Damian held out his hand. “Don’t leave yet,” he said. “I have something for you.” He hurried to the doorway that led to the bedroom suites at the back of the apartment, where he had come from, leaving Sabrina alone with Nyanther.
She cleared her throat and pushed her hair back over her shoulder.
“Riley is a blood relative?” he asked.
“Sister by long association,” Sabrina said shortly.
“You live in a building littered with vampires and demon hunters, your sister is one of the most revered and best demon hunters in the world and is mate to two more vampires, one of them a renown hunter in his own right,” Nyanther said as he buttoned the shirt.
The shirt made him look far more normal. Relief trickled through her. All that flesh with its disturbing pagan scrollwork combined with his testy attitude had been uncomfortable. “Your point?” she asked, feeling more in control of the situation. This was just another blip in her day. Her days were filled with them but they were usually corporate problems she was required to solve. No matter. She was good at rolling with the punches.

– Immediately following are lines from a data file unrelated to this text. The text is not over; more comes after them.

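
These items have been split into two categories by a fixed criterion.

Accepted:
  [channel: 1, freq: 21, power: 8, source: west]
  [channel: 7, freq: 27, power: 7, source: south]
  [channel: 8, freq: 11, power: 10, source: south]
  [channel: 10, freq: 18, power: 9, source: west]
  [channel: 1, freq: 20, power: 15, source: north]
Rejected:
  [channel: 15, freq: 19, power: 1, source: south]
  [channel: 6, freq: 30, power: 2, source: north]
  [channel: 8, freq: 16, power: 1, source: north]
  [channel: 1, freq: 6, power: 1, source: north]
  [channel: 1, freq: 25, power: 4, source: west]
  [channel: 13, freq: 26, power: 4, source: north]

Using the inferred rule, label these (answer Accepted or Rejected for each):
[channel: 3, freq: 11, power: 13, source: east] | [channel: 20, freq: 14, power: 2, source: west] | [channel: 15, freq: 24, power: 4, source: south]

The common property of the 'Accepted' items is: power ≥ 7. No 'Rejected' item has it.
[channel: 3, freq: 11, power: 13, source: east]: power = 13, qualifies → Accepted. [channel: 20, freq: 14, power: 2, source: west]: power = 2, doesn't match → Rejected. [channel: 15, freq: 24, power: 4, source: south]: power = 4, doesn't match → Rejected.

Accepted, Rejected, Rejected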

“I’m just wondering why someone who dislikes para-humans so much lives among them as you do.”
“I don’t dislike you.”
He smiled and stepped closer. Then he took another deliberate step forward, bringing him to within a few inches of her. Like other vampires, he shed no body heat. She still shivered at his closeness.
“Your reactions say otherwise.” His voice was low. “You’re fighting your instincts to step away from me because it would prove my point.”
She thought up and cast away three or four responses, all of them cutting. All of them were denials, too. So she returned the direct challenge, instead. “You don’t pull your punches, do you?”
“Of course not.” He seemed baffled.
“That must make you a popular man.”
Something skittered over his face, a dark and bitter emotion. Then it was gone. “I am generally misunderstood,” he said and his tone was one of agreement. “Most people can’t be bothered taking the time.” He turned away, the untucked shirt flapping at the bottom with his abrupt movement.
Sabrina stared at him. Her heart gave a little squeeze. “You expect the rest of the world to cater to your peculiarities? It’s not as if you’ve taken any time to know me. You condemned me as corporate garbage within thirty seconds of meeting me.”
He turned to face her again. He was a good, safe ten feet away. “On the contrary,” he said, his deep voice rumbling. “I knew all there was to know about you as soon as I saw you and realized who you are. You’ve been walking this earth for a mere thirty years. There isn’t much to know.”
She drew in a breath, controlling her anger. “And now you’re judging me for being human and shallow because of it.”